Dose–response relationship

The dose–response relationship, or exposure–response relationship describes the magnitude of the response of a biochemical or cell-based assay or an organism, as a function of exposure (or doses) to a stimulus or stressor (usually a chemical) after a certain exposure time. Dose–response relationships can be described by dose–response curves, or concentration-response curves. This is explained further in the following sections. A stimulus response function or stimulus response curve is defined more broadly as the response from any type of stimulus, not limited to chemicals.

Studying dose response, and developing dose–response models, is central to determining "safe", "hazardous" and (where relevant) beneficial levels and dosages for drugs, pollutants, foods, and other substances to which humans or other organisms are exposed. These conclusions are often the basis for public policy. The U.S. Environmental Protection Agency has developed extensive guidance and reports on dose–response modeling and assessment, as well as software. The U.S. Food and Drug Administration also has guidance to elucidate dose–response relationships during drug development. Dose-response relationships may be used in individuals or in populations. The adage "the dose makes the poison" reflects how a small amount of a toxin can have no significant effect, while a large amount may be fatal. In populations, dose–response relationships can describe the way groups of people or organisms are affected at different levels of exposure. Dose-response relationships modelled by dose response curves are used extensively in pharmacology and drug development. In particular, the shape of a drug's dose–response curve (quantified by EC50, nH and ymax parameters) reflects the biological activity and strength of the drug.

Some example measures for dose–response relationships are shown in the tables below. Each sensory stimulus corresponds with a particular sensory receptor, for instance the nicotinic acetylcholine receptor for nicotine, or the mechanoreceptor for mechanical pressure. However, stimuli (such as temperatures or radiation) may also affect physiological processes beyond sensation (and even give the measurable response of death). Responses can be recorded as continuous data (e.g. force of muscle contraction) or discrete data (e.g. number of deaths).

A dose–response curve is a coordinate graph relating the magnitude of a dose (stimulus) to the response of a biological system. A number of effects (or endpoints) can be studied. The applied dose is generally plotted on the X axis and the response is plotted on the Y axis. In some cases, it is the logarithm of the dose that is plotted on the X axis. The curve is typically sigmoidal, with the steepest portion in the middle. Biologically based models using dose are preferred over the use of log(dose) because the latter can visually imply a threshold dose when in fact there is none.^{[citation needed]}

Statistical analysis of dose–response curves may be performed by regression methods such as the probit model or logit model, or other methods such as the Spearman–Kärber method. Empirical models based on nonlinear regression are usually preferred over the use of some transformation of the data that linearizes the dose-response relationship.

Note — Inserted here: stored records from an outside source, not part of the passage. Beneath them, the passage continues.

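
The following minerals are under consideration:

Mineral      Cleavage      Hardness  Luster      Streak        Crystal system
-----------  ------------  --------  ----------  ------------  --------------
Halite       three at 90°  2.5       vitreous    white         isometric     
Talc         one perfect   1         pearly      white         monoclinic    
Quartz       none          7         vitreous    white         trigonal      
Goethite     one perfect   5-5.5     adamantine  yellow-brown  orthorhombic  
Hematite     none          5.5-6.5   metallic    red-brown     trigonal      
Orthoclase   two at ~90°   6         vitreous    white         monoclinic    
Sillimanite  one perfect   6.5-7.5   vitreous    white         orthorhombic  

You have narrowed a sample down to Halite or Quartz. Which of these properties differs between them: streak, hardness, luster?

Streak: both white — shared.
Hardness: Halite 2.5, Quartz 7 — different.
Luster: both vitreous — shared.
Of the listed properties, hardness is the one that separates them.

hardness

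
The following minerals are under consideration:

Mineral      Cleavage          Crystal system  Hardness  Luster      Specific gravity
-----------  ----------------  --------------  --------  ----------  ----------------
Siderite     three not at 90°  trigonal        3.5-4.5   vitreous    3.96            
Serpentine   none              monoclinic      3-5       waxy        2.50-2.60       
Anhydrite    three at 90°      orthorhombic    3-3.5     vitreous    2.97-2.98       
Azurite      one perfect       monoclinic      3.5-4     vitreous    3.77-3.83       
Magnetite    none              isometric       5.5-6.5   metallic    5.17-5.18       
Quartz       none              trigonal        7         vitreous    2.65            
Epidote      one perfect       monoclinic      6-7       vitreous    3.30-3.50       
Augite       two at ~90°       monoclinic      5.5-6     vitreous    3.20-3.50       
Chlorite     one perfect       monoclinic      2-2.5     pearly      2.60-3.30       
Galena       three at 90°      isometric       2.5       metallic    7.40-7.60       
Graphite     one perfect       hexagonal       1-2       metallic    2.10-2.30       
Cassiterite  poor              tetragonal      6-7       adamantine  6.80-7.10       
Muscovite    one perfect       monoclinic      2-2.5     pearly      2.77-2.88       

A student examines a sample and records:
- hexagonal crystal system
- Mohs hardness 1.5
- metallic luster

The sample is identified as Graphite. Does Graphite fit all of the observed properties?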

Typical experimental design for measuring dose-response relationships are organ bath preparations, ligand binding assays, functional assays, and clinical drug trials.

Specific to response to doses of radiation the Health Physics Society (in the United States) has published a documentary series on the origins of the linear no-threshold (LNT) model though the society has not adopted a policy on LNT."

Logarithmic dose–response curves are generally sigmoidal-shape and monotonic and can be fit to a classical Hill equation. The Hill equation is a logistic function with respect to the logarithm of the dose and is similar to a logit model. A generalized model for multiphasic cases has also been suggested.